In recent (socio)linguistic research there is a growing awareness that rural, small-scale multilingualism as the most widespread communicative setting across the globe. Yet, literacy programmes accepting and incorporating this diversity are non-existent. LILIEMA is a unique educational programme currently based in Senegal that addresses the need for enabling learners to use their entire repertoire, nurturing, and validating local knowledges and sustainable multilingualism. This article focuses on the participatory methodologies at the heart of LILIEMA (Language-independent literacies for inclusive education in multilingual areas), born from a collaboration between professional linguists and local teachers, transcribers, research assistants and community members. We explore how the cultural knowledge of local participants and ethnographic and qualitative sociolinguistic data jointly contributes to our thick understanding of the social environment for literacy and how it can make African languages and multilingualism more visible. Furthermore, used methods allow to describe fluid and potentially ambivalent multilingual speech events based on different perspectives motivating choices both in terms of languages ideologies and linguistic practice.
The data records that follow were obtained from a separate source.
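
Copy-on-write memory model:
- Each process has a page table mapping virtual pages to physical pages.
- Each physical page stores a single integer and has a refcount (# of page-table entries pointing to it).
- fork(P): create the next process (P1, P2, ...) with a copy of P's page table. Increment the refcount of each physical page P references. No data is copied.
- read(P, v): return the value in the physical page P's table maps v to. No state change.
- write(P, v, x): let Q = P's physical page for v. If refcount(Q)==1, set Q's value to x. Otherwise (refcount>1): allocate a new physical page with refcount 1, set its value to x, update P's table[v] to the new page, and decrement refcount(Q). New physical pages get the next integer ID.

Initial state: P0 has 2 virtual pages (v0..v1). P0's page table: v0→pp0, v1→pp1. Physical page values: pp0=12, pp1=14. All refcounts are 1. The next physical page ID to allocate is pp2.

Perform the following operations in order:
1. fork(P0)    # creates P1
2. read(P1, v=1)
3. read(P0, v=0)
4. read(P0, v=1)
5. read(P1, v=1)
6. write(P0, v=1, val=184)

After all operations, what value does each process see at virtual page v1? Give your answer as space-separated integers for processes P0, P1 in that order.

Answer: 184 14

Derivation:
Op 1: fork(P0) -> P1. 2 ppages; refcounts: pp0:2 pp1:2
Op 2: read(P1, v1) -> 14. No state change.
Op 3: read(P0, v0) -> 12. No state change.
Op 4: read(P0, v1) -> 14. No state change.
Op 5: read(P1, v1) -> 14. No state change.
Op 6: write(P0, v1, 184). refcount(pp1)=2>1 -> COPY to pp2. 3 ppages; refcounts: pp0:2 pp1:1 pp2:1
P0: v1 -> pp2 = 184
P1: v1 -> pp1 = 14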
LILIEMA pursues the objectives to support and enhance the use of (multilingual) literacy, strengthens languages and linguistic awareness and fosters self-confidence in all sectors of life by creating innovative spaces for small and locally confined languages.

Notes

1 Primary ethnic and linguistic identity are generally based on patrilineal descent. However, knowledge of the affiliated culture and/or language are not an absolute necessity (see also Weidl Citation2018, 303).

2 Language names are given in their English versions but names do vary widely in local interpretations and appellations.

3 For more information on our Covid-19 campaign see https://liliema.com/liliema-covid-19-campaign/.

4 These projects were the VW Foundation DoBeS grant project “Pots, plants and people – a documentation of Baïnounk knowledges systems” led by author Friederike Lüpke, with Alexander Cobbinah, as PhD researchers and an ELDP pilot grant and AHRC doctoral fellowship held by Rachel Watson. Both later joined Crossroads project “At the Crossroads – investigating the unexplored side of multilingualism” funded by the Leverhulme trust and led by Friederike Lüpke. Author Miriam Weidl joined the research team at the beginning of the Crossroads project. In these projects, the European researchers worked with transcribers and community researchers, among them the authors or the present paper Alpha Mané, the former president of the LILIEMA association who sadly deceased in 2021, and Jérémi Sagna.

5 Joola languages are mutually intelligible to different degrees, the allocation of speakers or lexemes to one Joola language is often a matter of scale and perspective.